The 3-track “Forever” EP lands on 10” (Clear Red Vinyl)^ and Digital on September 18, 2020 via Optic Nerve Recordings and features two new compositions, the title track “Forever” and “My Slum Soul”, plus an incendiary new version of an old live favourite “Ink Runs Dry”.
Recorded at London’s famous Konk Studios in North London and mixed and co-produced by Grammy Award-winning engineer Rik Simpson, the re-born Folk Devils drew inspiration for new recordings from the release of their 2016 career retrospective “Beautiful Monsters (Singles & Demo Recordings 1984-86)” and the excellent reactions at subsequent live shows around the UK with kindred spirits Membranes, Inca Babies, The Wolfhounds and The Cravats.

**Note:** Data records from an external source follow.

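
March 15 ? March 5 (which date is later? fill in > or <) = >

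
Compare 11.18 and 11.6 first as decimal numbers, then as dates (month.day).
As decimals: 11.18 < 11.6. As dates: 11/18 is later than 11/6 (day 18 > day 6).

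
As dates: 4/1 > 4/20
False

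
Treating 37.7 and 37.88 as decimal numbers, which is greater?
37.88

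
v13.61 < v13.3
False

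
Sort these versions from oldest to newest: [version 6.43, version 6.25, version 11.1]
[version 6.25, version 6.43, version 11.1]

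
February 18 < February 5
False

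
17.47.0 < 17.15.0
False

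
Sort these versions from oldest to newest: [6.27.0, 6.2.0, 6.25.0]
[6.2.0, 6.25.0, 6.27.0]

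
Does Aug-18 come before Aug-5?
No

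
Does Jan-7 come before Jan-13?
Yes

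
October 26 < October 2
False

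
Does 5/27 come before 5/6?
No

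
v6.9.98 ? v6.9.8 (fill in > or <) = >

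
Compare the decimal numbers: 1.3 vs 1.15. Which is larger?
1.3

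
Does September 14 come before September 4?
No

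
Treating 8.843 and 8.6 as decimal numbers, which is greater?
8.843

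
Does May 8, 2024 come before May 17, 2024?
Yes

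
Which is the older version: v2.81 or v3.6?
v2.81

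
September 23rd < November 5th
True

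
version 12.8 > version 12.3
True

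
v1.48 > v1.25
True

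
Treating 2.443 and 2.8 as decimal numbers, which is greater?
2.8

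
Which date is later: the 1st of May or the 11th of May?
the 11th of May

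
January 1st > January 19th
False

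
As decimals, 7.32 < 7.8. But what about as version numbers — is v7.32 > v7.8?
True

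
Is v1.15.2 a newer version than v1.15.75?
No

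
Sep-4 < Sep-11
True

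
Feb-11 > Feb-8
True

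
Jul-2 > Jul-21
False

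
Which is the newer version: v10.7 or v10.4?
v10.7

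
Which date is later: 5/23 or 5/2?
5/23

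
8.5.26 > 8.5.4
True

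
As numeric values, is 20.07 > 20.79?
False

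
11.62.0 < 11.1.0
False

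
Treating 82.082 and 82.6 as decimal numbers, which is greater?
82.6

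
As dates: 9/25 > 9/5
True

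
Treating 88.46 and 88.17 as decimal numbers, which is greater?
88.46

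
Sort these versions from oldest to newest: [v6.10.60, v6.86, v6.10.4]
[v6.10.4, v6.10.60, v6.86]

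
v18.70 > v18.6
True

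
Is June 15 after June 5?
Yes. Day 15 comes after day 5 in June — this is a date comparison, not a decimal one (the decimal 6.15 would be smaller than 6.5).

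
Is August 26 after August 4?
Yes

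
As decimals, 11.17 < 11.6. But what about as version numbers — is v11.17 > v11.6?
True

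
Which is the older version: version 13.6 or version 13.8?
version 13.6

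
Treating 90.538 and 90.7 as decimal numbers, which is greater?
90.7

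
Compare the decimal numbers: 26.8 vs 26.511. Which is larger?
26.8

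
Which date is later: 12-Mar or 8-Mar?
12-Mar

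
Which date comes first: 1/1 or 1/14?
1/1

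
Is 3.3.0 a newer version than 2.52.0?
Yes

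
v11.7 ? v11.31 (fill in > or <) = <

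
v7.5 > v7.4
True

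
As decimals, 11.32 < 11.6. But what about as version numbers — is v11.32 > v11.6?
True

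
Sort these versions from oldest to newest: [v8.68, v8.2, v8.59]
[v8.2, v8.59, v8.68]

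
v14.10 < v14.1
False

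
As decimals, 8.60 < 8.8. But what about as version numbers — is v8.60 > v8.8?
True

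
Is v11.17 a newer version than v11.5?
Yes. Version numbers are compared segment by segment as integers, not as decimals: minor version 17 > 5, so v11.17 > v11.5 (even though the decimal 11.17 < 11.5).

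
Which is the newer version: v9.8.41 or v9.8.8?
v9.8.41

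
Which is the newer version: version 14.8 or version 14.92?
version 14.92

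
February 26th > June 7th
False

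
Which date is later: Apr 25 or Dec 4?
Dec 4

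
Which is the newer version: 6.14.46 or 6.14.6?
6.14.46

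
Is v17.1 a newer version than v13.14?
Yes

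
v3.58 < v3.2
False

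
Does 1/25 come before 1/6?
No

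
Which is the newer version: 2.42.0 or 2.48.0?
2.48.0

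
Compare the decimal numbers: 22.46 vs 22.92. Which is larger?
22.92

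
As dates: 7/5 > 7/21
False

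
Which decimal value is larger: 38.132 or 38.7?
38.7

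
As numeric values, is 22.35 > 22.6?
False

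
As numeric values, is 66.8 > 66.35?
True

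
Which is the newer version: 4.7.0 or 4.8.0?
4.8.0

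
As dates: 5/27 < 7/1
True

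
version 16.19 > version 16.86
False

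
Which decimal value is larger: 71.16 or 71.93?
71.93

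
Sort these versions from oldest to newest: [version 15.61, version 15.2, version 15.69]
[version 15.2, version 15.61, version 15.69]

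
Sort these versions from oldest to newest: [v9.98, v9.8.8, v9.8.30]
[v9.8.8, v9.8.30, v9.98]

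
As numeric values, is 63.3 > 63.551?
False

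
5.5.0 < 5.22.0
True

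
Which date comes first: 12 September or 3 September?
3 September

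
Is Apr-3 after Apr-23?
No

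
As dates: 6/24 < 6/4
False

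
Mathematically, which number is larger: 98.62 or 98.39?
98.62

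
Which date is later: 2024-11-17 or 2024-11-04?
2024-11-17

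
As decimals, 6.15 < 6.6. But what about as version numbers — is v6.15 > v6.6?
True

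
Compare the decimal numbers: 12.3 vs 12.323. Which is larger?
12.323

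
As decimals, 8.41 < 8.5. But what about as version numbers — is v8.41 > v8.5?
True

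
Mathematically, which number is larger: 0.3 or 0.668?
0.668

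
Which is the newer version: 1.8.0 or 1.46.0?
1.46.0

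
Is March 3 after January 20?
Yes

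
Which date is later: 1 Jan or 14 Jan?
14 Jan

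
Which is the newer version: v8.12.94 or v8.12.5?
v8.12.94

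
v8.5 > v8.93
False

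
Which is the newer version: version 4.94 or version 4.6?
version 4.94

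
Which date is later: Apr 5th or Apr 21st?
Apr 21st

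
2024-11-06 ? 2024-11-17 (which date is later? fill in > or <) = <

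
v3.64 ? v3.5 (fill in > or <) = >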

Founder members, guitarist Kris Jozajtis and bassist Mark Whiteley, reformed the group by recruiting members of a short-lived 1987 version of Folk Devils; guitarist Nick Clift and drummer John Hamilton.
Together with singer Dave Hodgson they soon discovered they had created a well-oiled twin-guitar juggernaut that brimmed with the same restless, twisted blues that characterized the first and second iterations of the band from 1983-87 when they were fronted by the highly underrated and now sadly-departed singer/songwriter Ian Lowery. Hodgson, a fellow transplant from the North-East, had known Lowery in the early 80s prior to Folk Devils, when the two were in their respective post-punk bands Ski Patrol and Parting Shots.